The first day of my senior year in high school provided a shock. With my head on the desk in homeroom, attendance was being called and the name, Felicia Rivera, rang out. I suddenly lifted my head. That was the name of my first boy-crush in the sixth grade. I looked around and spotted this raven-haired beauty wearing a mini-dress in the back of the room. It was her but all grown up. I caught her after homeroom and indeed, it was the same girl who had moved away to Florida a week after I gave her an ID bracelet. Unfortunately, since she moved back, she had already found a boyfriend.
Still, I got to know her and got her a job where I worked. She did not have a car, so every day after school, I stopped at her house so she could get dressed and then I took her to work with me. She told me stories about how cruel her boyfriend was to her. I tried to convince her to take up with me instead and she always laughed and said I was too nice.
That pattern has gone on probably forever. Young girls are drawn to bad guys. The rogues with the leather coats with the shady criminal records. Nice guys finish last. This might be in part because of some motherly instinct that believes with a lot of love, the bad boy can change. Some do, most do not.
So what does that have to do with this being a baseball forum? Well...bad pitchers are a lot like bad boyfriends. Teams cannot help themselves and believe a bad pitcher can change. How else could you explain that within hours of each other the Phillies would sign Roberto Hernandez and the Pirates would sign Edinson Volquez?
And these two have been really bad pitchers. And like bad boyfriends, the teams that signed them think they can change what they are. Good luck with that.
The Padres and Dodgers already tried with Volquez. Teams are tantalized by his one golden season when he came in fourth in Rookie of the Year voting in 2008. But then he was hurt much of 2009 and 2010 and when he was not hurt, he was awful.
The Red eventually got very tired of him and he was a throw in for the big deal that sent Mat Latos to the Reds. The Padres thought they could fix Volquez. Plus, they had a much more favorable ballpark for him to pitch his home games.
It did not work. After sixty starts with a 1.545 WHIP and a -1.5 rWAR, the Padres gave up and released him. Thinking they too could fix him, the Dodgers picked him up soon after...for a pennant race, no less. Volquez responded with an 0-2 record for the Dodgers in six starts. Yeah, that helped their cause.
So now the Pirates waltzed over to the boy with the leather jacket and think they can change the guy who had the worst RA9-WAR in all of baseball last year. Volvquez has pitched parts of nine seasons in the Majors. He has pitched 850 innings. His career WHIP is 1.505. In all of those years and starts and innings, he has compiled 1.7 rWAR. Bad boys don't change, honey.
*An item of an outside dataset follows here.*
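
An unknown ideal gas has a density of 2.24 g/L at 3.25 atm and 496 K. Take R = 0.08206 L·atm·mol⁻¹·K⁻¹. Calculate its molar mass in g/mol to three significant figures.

M ≈ 28.1 g/mol

ρ = PM/(RT) ⇒ M = ρRT/P = (2.24 × 0.08206 × 496.0) / 3.25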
Roberto Hernandez burst on the scene in 2007 as Fausto Carmona, a fake name with a fake age and who knows what else was fake about him. He won 19 games that season and earned a 6.2 rWAR. That was then, this is now. In that one season, he earned 6.2 rWAR, so you would figure his career WAR would be over that, right? Wrong. It sits at 4.7. That is a whole lot of ugly pitching in between.
The Rays thought they could fix him. The Rays can fix anybody. Heck, they even made James Loney look good. They could not fix Roberto Hernandez. On an otherwise winning team, he went 6-13. A ground ball specialist, he has one problem: Just about every non-ground ball goes over the fence. Granted, that might be fluky that a pitcher would have a 20% home run to fly ball rate.
That could be what the Phillies are thinking. After all, Hernandez throws strikes and he throws them often. They can fix him! Good luck with that.
But it has always been this way. Remember Sidney Ponson? Phil Hughes found a home. Harang and Saunders will again too. Heck, the Minnesota Twins make a charity drive of such pitchers every year. Someone is always falling in love with the bad boy thinking he will change. They rarely do. Sometimes, bad is just bad.